I am being honest and admit that this is a prejudice I have, based on assumptions. And the definition of prejudice is to pre-judge someone before you have the facts about them, before you really know them, and I do not like to admit that I do that. But we all pre-judge others in some way, abut some things, in some areas of our lives, and I'm just taking a look at this one because I know it's there. Once I get to know someone well, pre-conceived notions disappear, but sometimes the initial prejudices I might have keep me a little distant and get in the way of my becoming closer.
About the "easy" part of my post -- I only think that way about bi men, not bi women, basically because of testosterone. I guess that my image of bi men is blurred a bit with the stereotype of gay men. I have always thought that when men get together with men, testosterone with testosterone, there's an idea there of them having more of a promiscuous leaning, more of a focus on sex above other things. Of course, I know such generalizations aren't true for everyone, but they do color my attractions to someone. I did make out a few times with the bi guy I had a little crush on for a while, and couldn't get past thoughts of him being with other men. And that was a big part of the turn-off for me. But he's poly with quite a number of partners, so it could've been part of also wondering just how many people this guy fucks and how open his relationships are, because he did not tell me.

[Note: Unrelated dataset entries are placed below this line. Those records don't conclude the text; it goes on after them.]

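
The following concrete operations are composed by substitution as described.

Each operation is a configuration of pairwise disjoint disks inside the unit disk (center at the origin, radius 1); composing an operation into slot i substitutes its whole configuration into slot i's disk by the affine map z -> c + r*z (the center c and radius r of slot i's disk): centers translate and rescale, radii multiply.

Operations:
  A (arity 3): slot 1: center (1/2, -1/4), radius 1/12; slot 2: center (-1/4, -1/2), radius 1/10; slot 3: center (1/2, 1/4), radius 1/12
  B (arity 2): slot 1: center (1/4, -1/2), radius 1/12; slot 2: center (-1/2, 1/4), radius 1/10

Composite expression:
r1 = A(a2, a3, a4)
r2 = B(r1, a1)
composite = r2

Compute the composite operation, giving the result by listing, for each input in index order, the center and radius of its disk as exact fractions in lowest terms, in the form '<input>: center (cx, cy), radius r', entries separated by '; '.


Each a-disk chains the slot maps above it in B; radii multiply.
tracing a2 down its 2-map path: center (7/24, -25/48), radius 1/144
tracing a3 down its 2-map path: center (11/48, -13/24), radius 1/120
tracing a4 down its 2-map path: center (7/24, -23/48), radius 1/144
tracing a1 down its 1-map path: center (-1/2, 1/4), radius 1/10

a1: center (-1/2, 1/4), radius 1/10; a2: center (7/24, -25/48), radius 1/144; a3: center (11/48, -13/24), radius 1/120; a4: center (7/24, -23/48), radius 1/144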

I never even really thought of bisexual women in this way, I guess because at least a woman's sexuality is familiar to me, even if her preferences are outside my own. But maybe I'm a little scared of gay and bi male sexuality, almost as if all that testosterone would be too overwhelming for me. I really don't know - I'm just trying to deconstruct it so I can understand myself better. I'm certain most of this was taught to me as part of my cultural conditioning, so it's very strongly ingrained -- I still recall a conversation with my sister when we were in our late teens or early 20s, and she was saying how men are like dogs and can't control themselves, so when you have men with men, it's even more intense. Of course I know better now, all these many years later, but I'm sure it made an impression on how I look at guys and sex and relationships. At least I'm aware and looking at it! Just wondering where prejudices end and just plain old preferences for whom I find attractive begins.